Abstract

With the advantages of high stickiness and stretchability of the hydrogel electrolyte as well as the resilient properties of film electrodes, the facile "prestrain-stick-release" strategy can be utilized for the assembly of a stretchable supercapacitor. Two major issues of concern are the relatively low mechanical strength of the hydrogel electrolyte and the low energy density of the assembled device. Herein, vinyl group grafted silica (CH2═CH-SiO2) nanoparticles were used as a nanoparticle cross-linker for polyacrylamide (PAAM), enhancing the tensile strength of 844 kPa at the strain of 3400% for the KCl-CH2═CH-SiO2/PAAM hydrogel electrolyte.

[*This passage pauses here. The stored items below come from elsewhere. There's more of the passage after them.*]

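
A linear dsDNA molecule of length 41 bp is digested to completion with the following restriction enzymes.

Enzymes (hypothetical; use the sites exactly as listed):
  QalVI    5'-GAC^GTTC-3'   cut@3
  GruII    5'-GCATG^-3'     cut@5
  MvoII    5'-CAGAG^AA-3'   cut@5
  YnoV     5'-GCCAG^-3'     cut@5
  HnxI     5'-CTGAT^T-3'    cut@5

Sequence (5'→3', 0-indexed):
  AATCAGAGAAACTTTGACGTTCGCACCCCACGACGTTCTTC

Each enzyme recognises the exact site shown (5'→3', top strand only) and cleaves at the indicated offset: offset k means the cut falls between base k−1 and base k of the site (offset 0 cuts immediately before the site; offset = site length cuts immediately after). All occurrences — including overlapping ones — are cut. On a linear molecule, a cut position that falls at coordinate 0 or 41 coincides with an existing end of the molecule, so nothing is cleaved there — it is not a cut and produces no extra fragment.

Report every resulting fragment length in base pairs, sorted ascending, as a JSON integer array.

Per-enzyme occurrences:
  QalVI GACGTTC/3: at [15, 31] ⇒ [18, 34]
  GruII (GCATG, off=5): no sites
  MvoII CAGAGAA/5: at [3] ⇒ [8]
  YnoV (GCCAG, off=5): no sites
  HnxI (CTGATT, off=5): no sites

All cut coordinates (distinct, sorted): [8, 18, 34]

Fragment lengths:
  [0,8): 8 bp
  [8,18): 10 bp
  [18,34): 16 bp
  [34,41): 7 bp

[7,8,10,16]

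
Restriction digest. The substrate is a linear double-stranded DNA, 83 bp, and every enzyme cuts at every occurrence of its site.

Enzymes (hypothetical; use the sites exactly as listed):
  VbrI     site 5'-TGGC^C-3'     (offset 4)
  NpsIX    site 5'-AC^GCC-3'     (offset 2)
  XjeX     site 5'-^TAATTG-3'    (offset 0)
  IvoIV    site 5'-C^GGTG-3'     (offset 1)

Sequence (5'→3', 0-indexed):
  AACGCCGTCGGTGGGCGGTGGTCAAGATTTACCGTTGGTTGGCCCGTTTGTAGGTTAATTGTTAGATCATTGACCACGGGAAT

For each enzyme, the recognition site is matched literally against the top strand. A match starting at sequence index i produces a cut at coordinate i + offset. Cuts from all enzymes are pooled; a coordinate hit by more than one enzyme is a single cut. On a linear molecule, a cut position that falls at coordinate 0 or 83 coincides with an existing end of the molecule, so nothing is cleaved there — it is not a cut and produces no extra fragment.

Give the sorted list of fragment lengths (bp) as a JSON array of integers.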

Besides, carbon nanotube supported polypyrrole (CNT@PPy) and manganese dioxide (CNT@MnO2) film electrodes are prepared to assemble the stretchable asymmetric CNT@MnO2//KCl-CH2═CH-SiO2/PAAM//CNT@PPy supercapacitor, significantly enhancing the potential window to 0-2.0 V and achieving a high energy density of 40 Wh kg(-1) at the power density of 519 kW kg(-1) with the strain of 100%, which is the best known for the reported stretchable supercapacitors.